How beneficial are scare tactics to commercial advertising as opposed to public health, say? The use of scare tactics in political advertising. You could go on forever…

If I were doing it, I’d be looking at both the benefit vs damage aspects (societal and personal), along with ethics and morality. For example, off the top of my head; if eliciting a fear response to encourage people to stop smoking is acceptable, for example, where is the moral line for where it is not? At what point does it become unethical. To my mind it is employed far too liberally in advertising as it is,

Use Germideath on your surfaces to kill 99% of all known bacteria.

Outside of the current Covid crisis, where we have to be especially mindful of our cleaning habits, has this kind of advertising caused an irrational, widespread fear of bacteria. If we eliminated all bacteria, our immune systems wouldn’t be able to build up a resistance and thus we would become more vulnerable to infection. Is this kind of fear-mongering, presented as concern for our welfare, in fact, just another cynical way to sell you more stuff?

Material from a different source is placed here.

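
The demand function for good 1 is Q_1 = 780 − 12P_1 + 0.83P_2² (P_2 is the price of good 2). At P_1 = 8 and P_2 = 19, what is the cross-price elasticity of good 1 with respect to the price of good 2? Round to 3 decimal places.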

Does this cross an ethical line? If so, why is it unethical. This then comes back to the psychological and physiological effects of eliciting base, temporal-lobe, amygdala responses.

On the other hand, fewer people die from strep infections than they did 100 years ago.

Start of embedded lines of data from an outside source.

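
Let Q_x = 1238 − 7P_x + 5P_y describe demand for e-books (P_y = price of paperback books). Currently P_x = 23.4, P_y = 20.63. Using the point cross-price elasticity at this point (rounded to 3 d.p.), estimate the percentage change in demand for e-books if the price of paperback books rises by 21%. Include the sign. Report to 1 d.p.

1.8%

At P_x = 23.4, P_y = 20.63: Q_x = 1177.35.
∂Q_x/∂P_y = 5.
ε = (∂Q_x/∂P_y)(P_y/Q_x) = 5.0000 × 20.63/1177.35 ≈ 0.088.
%ΔQ_x ≈ ε × %ΔP_y = 0.088 × (21%) = 1.8%.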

Anyway, I’m rambling. But, you see, it doesn’t take much to open up an avenue of research. There are a thousand avenues (and rabbit holes!) to go down with this. It could be a really interesting one.

Good luck.

You know, those germicides that say they kill 99% of bacteria on surfaces?
Yeah, those 1% that are left are the strongest, and now they are what’s left to multiply.
Good luck with that.
Eat more dirt.

Ah yes - it’s a three log reduction, so it’s 99.9% of germs. If it was 100% of germicides it might kill humans, legally they are only allowed to say 99.9%.

But you know, not all germicides are harmful, so no need to kill them all!

When I was a kid, my Nan used to say, ‘You have to eat a peck of muck before you die’. I had no idea what she meant back then, but I sure as hell ingested my fair share of soil, had many cuts and scrapes you used to just lick clean, sprained wrists, falls out of trees, etc, etc. No one then had even heard of gluten allergies, celiac insensitivities, lactose intolerance. I think my old nan might just have been right.

I’m sure she was.

I grew up on ranch, where each day meant breathing in dried cattle, sheep and horse manure stirred up by the wind and hundreds of hooves. The air was brown with the stuff at times, but we were right there in the middle of it. I know of no one who got sick from it, though, and I’ve never known an asthmatic rancher.

Thank you!

Definitely a lot of food for thought.

The moral and even legal line of scare tactics is very interesting (as you mention). And yes I’m trying to read up on a wide variety of scare-tactic applications.

I was just surprised that there doesn’t seem to be a go-to book on the general subject (at least not one that I could easily find). I agree that creating my own original content on the subject using seemingly unconnected material (for instance looking at what humans are programmed to fear) will produce something much more original.

(Obtaining book references was in part just for a more reliable looking annotated bibliography).

And no at this point I don’t have a definitive title/premise, so I’m still very much in the research stage, which you have definitely helped with.

Thanks!

I don’t think you’ll find much in the way of entire books on the topic. But you might find a chapter here and there in books about the psychology of advertising.